営業最終日、クリスマスの装飾の前で撮影を楽しむ来館者=志賀町赤住のフローリィ

最後の営業を終えたしら井=七尾市一本杉町

 志賀町赤住の「花のミュージアム フローリィ」と、七尾市一本杉町の老舗海産物店「しら井」が30日、営業最終日を迎えた。能登に根を下ろし、長年親しまれてきた施設と名物店との別れを惜しむように、地域住民や観光客らが訪れた。

 北陸電力志賀原発に隣接する「花のミュージアム フローリィ」(志賀町赤住)が30日、20年の営業に幕を下ろした。コロナ禍で落ち込んだ業績の回復はならなかったが、営業最終日は昨年同日より300人以上多い451人が訪れ、写真撮影を楽しむなど咲き誇る花々と名残を惜しんだ。

 南欧風庭園にはポインセチアの鉢や華やかな装飾のツリーが並び、団体客をはじめ家族連れ、カップルがクリスマスムードを満喫した。館によると、11月初めに閉館の報道が出てから、普段の2~3倍の来場があり、日曜だった26日はコロナ禍前以来の千人を数えたという。

 富山市のコスプレイヤー叶夢向(かなた)さん(23)は4週連続で訪問。スマホゲーム「あんさんぶるスターズ‼」のキャラに扮(ふん)してあちこちでポースを決めた。友人のはりねずみさん(22)と「閉館が決まってからこんなに映えるスポットがあったと知った。なくなるなんてもったいない」と声をそろえた。

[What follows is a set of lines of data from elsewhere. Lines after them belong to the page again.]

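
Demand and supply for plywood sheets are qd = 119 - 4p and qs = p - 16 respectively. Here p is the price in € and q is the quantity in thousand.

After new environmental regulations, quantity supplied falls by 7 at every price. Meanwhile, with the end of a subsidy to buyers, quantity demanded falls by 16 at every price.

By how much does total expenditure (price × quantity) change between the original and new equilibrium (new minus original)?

-241.56

Initially, 119 - 4p = p - 16, so 135 = 5p and p = 27, q = 11.
After the shift, demand is qd = 103 - 4p and supply is qs = p - 23.
New equilibrium: 103 - 4p = p - 23 ⇒ 126 = 5p ⇒ p = 25.2, q = 2.2.
Expenditure moves from 27×11 = 297 to 25.2×2.2 = 55.44; change = -241.56.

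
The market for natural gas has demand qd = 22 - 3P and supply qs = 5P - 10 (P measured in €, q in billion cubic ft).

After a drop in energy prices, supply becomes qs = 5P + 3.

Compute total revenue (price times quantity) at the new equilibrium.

Initially, 22 - 3P = 5P - 10, so 32 = 8P and P = 4, q = 10.
With the change applied: demand qd = 22 - 3P, supply qs = 5P + 3.
New equilibrium: 22 - 3P = 5P + 3 ⇒ 19 = 8P ⇒ P = 2.375, q = 14.875.
New expenditure = 2.375 × 14.875 = 35.328125.

35.328125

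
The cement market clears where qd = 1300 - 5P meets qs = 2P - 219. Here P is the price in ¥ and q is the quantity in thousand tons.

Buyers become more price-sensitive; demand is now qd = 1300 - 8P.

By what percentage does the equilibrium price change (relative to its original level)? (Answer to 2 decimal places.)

-30.00

Before the shock: 1300 - 5P = 2P - 219 ⇒ 1519 = 7P ⇒ P = 217, q = 215.
After the shift, demand is qd = 1300 - 8P and supply is qs = 2P - 219.
New equilibrium: 1300 - 8P = 2P - 219 ⇒ 1519 = 10P ⇒ P = 151.9, q = 84.8.
%ΔP = (151.9 − 217) / 217 × 100 = -30.00%.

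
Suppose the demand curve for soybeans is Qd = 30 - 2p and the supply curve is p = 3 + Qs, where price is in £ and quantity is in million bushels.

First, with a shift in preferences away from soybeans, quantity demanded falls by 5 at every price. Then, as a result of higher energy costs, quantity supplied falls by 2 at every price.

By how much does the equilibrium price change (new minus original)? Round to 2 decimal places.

Before the shock: 30 - 2p = p - 3 ⇒ 33 = 3p ⇒ p = 11, Q = 8.
After the shift, demand is Qd = 25 - 2p and supply is Qs = p - 5.
Setting them equal: 25 - 2p = p - 5 → 30 = 3p, so p = 10 and Q = 5.
Δp = 10 − 11 = -1.00.

-1.00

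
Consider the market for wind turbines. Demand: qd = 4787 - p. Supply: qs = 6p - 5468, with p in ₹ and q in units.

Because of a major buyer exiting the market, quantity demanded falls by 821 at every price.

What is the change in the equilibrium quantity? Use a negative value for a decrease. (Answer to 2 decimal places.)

-703.71

Solve the original market: 4787 - p = 6p - 5468, hence p = 1465 and q = 3322.
With the change applied: demand qd = 3966 - p, supply qs = 6p - 5468.
Setting them equal: 3966 - p = 6p - 5468 → 9434 = 7p, so p = 9434/7 ≈ 1347.7143 and q = 18328/7 ≈ 2618.2857.
Δq = 2618.2857 − 3322 = -703.71.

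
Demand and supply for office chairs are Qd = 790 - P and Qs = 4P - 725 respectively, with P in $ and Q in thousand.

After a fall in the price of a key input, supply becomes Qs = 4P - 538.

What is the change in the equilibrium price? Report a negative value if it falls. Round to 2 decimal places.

-37.40

Initially, 790 - P = 4P - 725, so 1515 = 5P and P = 303, Q = 487.
After the shift, demand is Qd = 790 - P and supply is Qs = 4P - 538.
Equate the new curves: 790 - P = 4P - 538, giving 1328 = 5P, P = 265.6, Q = 524.4.
ΔP = 265.6 − 303 = -37.40.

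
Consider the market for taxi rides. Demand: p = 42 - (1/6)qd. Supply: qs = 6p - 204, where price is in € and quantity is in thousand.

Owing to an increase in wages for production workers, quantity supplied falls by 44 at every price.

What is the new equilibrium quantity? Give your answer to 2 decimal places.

Original equilibrium: 252 - 6p = 6p - 204 gives 456 = 12p, so p = 38 and q = 24.
The new curves are qd = 252 - 6p (demand) and qs = 6p - 248 (supply).
Equate the new curves: 252 - 6p = 6p - 248, giving 500 = 12p, p = 125/3 ≈ 41.6667, q = 2.

2.00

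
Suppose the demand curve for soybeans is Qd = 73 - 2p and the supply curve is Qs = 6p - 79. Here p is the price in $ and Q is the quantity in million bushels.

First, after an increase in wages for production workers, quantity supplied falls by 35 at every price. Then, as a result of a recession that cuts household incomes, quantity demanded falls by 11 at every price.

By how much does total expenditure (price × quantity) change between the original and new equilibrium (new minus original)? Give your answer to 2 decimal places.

Original equilibrium: 73 - 2p = 6p - 79 gives 152 = 8p, so p = 19 and Q = 35.
The new curves are Qd = 62 - 2p (demand) and Qs = 6p - 114 (supply).
Setting them equal: 62 - 2p = 6p - 114 → 176 = 8p, so p = 22 and Q = 18.
Expenditure moves from 19×35 = 665 to 22×18 = 396; change = -269.00.

-269.00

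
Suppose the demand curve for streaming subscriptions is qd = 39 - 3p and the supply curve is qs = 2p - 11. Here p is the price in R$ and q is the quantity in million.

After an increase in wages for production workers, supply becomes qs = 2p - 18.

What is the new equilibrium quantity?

Original equilibrium: 39 - 3p = 2p - 11 gives 50 = 5p, so p = 10 and q = 9.
After the shift, demand is qd = 39 - 3p and supply is qs = 2p - 18.
Setting them equal: 39 - 3p = 2p - 18 → 57 = 5p, so p = 11.4 and q = 4.8.

4.8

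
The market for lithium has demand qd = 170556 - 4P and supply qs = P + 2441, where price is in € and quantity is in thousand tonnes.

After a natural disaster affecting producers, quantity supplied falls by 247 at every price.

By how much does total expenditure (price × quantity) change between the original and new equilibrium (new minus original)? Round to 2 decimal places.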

 フローリィは町と北電、JA志賀が出資し2004年にオープン。志賀原発の温排水を利用して暖めた館内で四季折々の花を展示してきた。北電は14年から指定管理者となったが、来館者の減少と施設の老朽化を受け、来年度以降の管理を更新しないことを決めた。

 高浩治館長は「スタッフとしても閉館は残念だが、たくさん来ていただき、愛された施設だったと実感している」と感謝を述べた。今後、町と北電で施設の活用法を検討する。

 七尾市一本杉町の老舗海産物店「しら井」が30日、最後の営業を終え、93年の歴史に幕を閉じた。最終日も常連客が次々と訪れ、長年にわたり伝統を守り続けた従業員にねぎらいの言葉を掛けた。

 肉厚の日高昆布を長時間じっくり煮込んでニシンやブリを巻く「昆布巻」で知られ、口の中でほぐれる独特の食感で地元住民や観光客から親しまれてきた。同店は、後継者がおらず、昆布の収穫量も減少したことなどを閉店の理由に挙げている。

 店内の一角には「ミニギャラリー玉藻」を設け、市民が自由に作品を展示する場となっていた。おかみの白井洋子さんは「最後までたくさんの人に来ていただいた。本当にありがとうと言いたい」と感謝した。